#CleanWater: Brought to You by Chemistry
ACC celebrates #WorldWaterDay and the White House Water Summit by releasing a video highlighting the many ways chemistry keeps water flowing—from source to tap.
Q: Why is chlorine added to drinking water?
A: Chlorine destroys disease-causing germs and helps make water safe to drink. Waterborne diseases once killed thousands of U.S. residents every year. Following its first use in Jersey City, New Jersey in 1908, drinking water chlorination spread rapidly throughout the United States, and helped to virtually eliminate waterborne diseases like cholera and
typhoid fever.
Drinking water chlorination played a major role in increasing Americans’ life expectancy by 50 percent during the 20th century. The U.S. Centers for Disease Control and Prevention calls drinking water chlorination “one of the most significant public health advances in U.S. history.”
Besides killing dangerous germs like bacteria, viruses and parasites, chlorine helps reduce disagreeable tastes and odors in water. Chlorine also helps eliminate slime bacteria, molds and algae that commonly grow in water supply reservoirs, on the walls of water mains and in storage tanks. In fact, the U.S. Environmental Protection Agency requires treated tap water to contain a detectable level of chlorine to help protect against germs all the way to consumers’ taps.

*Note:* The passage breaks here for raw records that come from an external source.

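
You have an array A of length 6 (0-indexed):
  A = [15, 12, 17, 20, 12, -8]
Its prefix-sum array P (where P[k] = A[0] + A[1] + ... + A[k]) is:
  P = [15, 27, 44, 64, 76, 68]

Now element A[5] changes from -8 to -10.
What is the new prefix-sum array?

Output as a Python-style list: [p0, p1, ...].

Change: A[5] -8 -> -10, delta = -2
P[k] for k < 5: unchanged (A[5] not included)
P[k] for k >= 5: shift by delta = -2
  P[0] = 15 + 0 = 15
  P[1] = 27 + 0 = 27
  P[2] = 44 + 0 = 44
  P[3] = 64 + 0 = 64
  P[4] = 76 + 0 = 76
  P[5] = 68 + -2 = 66

Answer: [15, 27, 44, 64, 76, 66]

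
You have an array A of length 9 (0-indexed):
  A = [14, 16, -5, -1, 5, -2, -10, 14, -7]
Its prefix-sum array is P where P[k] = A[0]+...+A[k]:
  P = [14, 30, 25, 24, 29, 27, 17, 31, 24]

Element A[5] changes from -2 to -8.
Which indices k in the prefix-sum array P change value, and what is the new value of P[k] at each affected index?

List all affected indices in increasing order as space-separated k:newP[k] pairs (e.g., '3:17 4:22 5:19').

Answer: 5:21 6:11 7:25 8:18

Derivation:
P[k] = A[0] + ... + A[k]
P[k] includes A[5] iff k >= 5
Affected indices: 5, 6, ..., 8; delta = -6
  P[5]: 27 + -6 = 21
  P[6]: 17 + -6 = 11
  P[7]: 31 + -6 = 25
  P[8]: 24 + -6 = 18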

Q: How is chlorine added to drinking water?
A: Water treatment operators may chlorinate drinking water using either chlorine gas, liquid sodium hypochlorite solution (bleach) or dry calcium hypochlorite. Each of these disinfectants unleashes the power of chlorine chemistry to destroy disease-causing germs in water.

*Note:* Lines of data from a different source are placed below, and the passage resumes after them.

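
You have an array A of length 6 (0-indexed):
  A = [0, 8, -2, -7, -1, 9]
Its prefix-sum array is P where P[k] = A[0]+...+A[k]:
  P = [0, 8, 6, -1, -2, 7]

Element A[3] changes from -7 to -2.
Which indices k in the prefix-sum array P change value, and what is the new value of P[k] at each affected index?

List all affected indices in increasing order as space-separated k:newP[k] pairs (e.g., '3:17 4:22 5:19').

P[k] = A[0] + ... + A[k]
P[k] includes A[3] iff k >= 3
Affected indices: 3, 4, ..., 5; delta = 5
  P[3]: -1 + 5 = 4
  P[4]: -2 + 5 = 3
  P[5]: 7 + 5 = 12

Answer: 3:4 4:3 5:12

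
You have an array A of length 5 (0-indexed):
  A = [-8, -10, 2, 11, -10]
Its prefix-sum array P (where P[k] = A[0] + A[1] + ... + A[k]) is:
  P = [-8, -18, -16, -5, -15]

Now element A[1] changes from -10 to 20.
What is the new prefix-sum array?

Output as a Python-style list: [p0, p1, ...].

Answer: [-8, 12, 14, 25, 15]

Derivation:
Change: A[1] -10 -> 20, delta = 30
P[k] for k < 1: unchanged (A[1] not included)
P[k] for k >= 1: shift by delta = 30
  P[0] = -8 + 0 = -8
  P[1] = -18 + 30 = 12
  P[2] = -16 + 30 = 14
  P[3] = -5 + 30 = 25
  P[4] = -15 + 30 = 15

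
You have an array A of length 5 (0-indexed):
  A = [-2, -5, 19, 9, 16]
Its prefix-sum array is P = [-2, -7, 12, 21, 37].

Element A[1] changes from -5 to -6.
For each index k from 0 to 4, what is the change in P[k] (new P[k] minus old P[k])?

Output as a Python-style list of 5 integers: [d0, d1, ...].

Answer: [0, -1, -1, -1, -1]

Derivation:
Element change: A[1] -5 -> -6, delta = -1
For k < 1: P[k] unchanged, delta_P[k] = 0
For k >= 1: P[k] shifts by exactly -1
Delta array: [0, -1, -1, -1, -1]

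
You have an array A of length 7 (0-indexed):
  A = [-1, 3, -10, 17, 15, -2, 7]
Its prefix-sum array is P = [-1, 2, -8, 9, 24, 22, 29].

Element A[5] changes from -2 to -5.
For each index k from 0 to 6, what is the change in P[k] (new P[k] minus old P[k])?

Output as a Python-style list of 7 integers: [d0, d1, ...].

Element change: A[5] -2 -> -5, delta = -3
For k < 5: P[k] unchanged, delta_P[k] = 0
For k >= 5: P[k] shifts by exactly -3
Delta array: [0, 0, 0, 0, 0, -3, -3]

Answer: [0, 0, 0, 0, 0, -3, -3]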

Q: How long has U.S. drinking water been chlorinated?
A: Chlorine has helped provide safe drinking water in the United States for more than 100 years.
Beginning on September 26, 1908, Jersey City, New Jersey became the first U.S. city to routinely chlorinate municipal drinking water supplies. Over the next decade, more than a thousand U.S. cities adopted chlorination, helping to dramatically reduce infectious disease. Learn more…
Q: How common is chlorine disinfection of drinking water?
A: Chlorine is by far the most commonly used drinking water disinfectant in all regions of the world. Today, about 98 percent of U.S. water treatment systems use some type of chlorine disinfection process to help provide safe drinking water. The U.S. Environmental Protection Agency requires treated tap water to contain a detectable level of chlorine to protect against germs as it flows from the treatment plant to consumers’ taps.
Q: How does chlorine destroy germs in drinking water?
A: Chlorine destroys waterborne germs by penetrating their slime coatings, cell walls and resistant shells. Chlorine either kills the germs or renders them incapable of reproducing.
Q: How effective is chlorine against germs?
A: Chlorine is highly effective against most disease-causing germs found in drinking water sources.
The ability of chlorine to kill germs depends on both the concentration of chlorine in the water and the amount of time that the chlorine has to react with microorganisms (contact time). While chlorine quickly kills most waterborne germs, a few microorganisms, such as Cryptosporidium, are resistant to typical chlorination practices. Therefore, some water systems may require additional treatment steps to protect against particularly resistant pathogens.
Q: Is chlorine in drinking water safe?
A: The small amount of chlorine added to disinfect drinking water in accordance with U.S. Environmental Protection Agency (EPA) regulations is safe for consumption. According to EPA, allowable chlorine levels in drinking water (up to 4 parts per million) pose “no known or expected health risk [including] an adequate margin of safety” while providing for “control of pathogens under a variety of conditions.”
Q: What are disinfection byproducts?
A: Disinfection byproducts, or DBPs, are chemical compounds formed unintentionally when chlorine or other disinfectants react with natural organic matter in water.
The U.S. Environmental Protection Agency (EPA) has established science-based regulations limiting certain DBPs (particularly two groups of chemicals known as trihalomethanes and haloacetic acids) in drinking water. These standards have been endorsed by a broad range of organizations, including public health agencies, environmental groups and drinking water utilities. Most water systems meet EPA standards by controlling the amount of natural organic matter present in water prior to disinfection.
While DBPs should be reduced where possible, protection from germs remains the top priority. The World Health Organization strongly cautions that “The risk of illness and death resulting from exposure to pathogens in drinking water is very much greater than the risks from disinfectants and DBPs…Efficient disinfection must never be compromised.”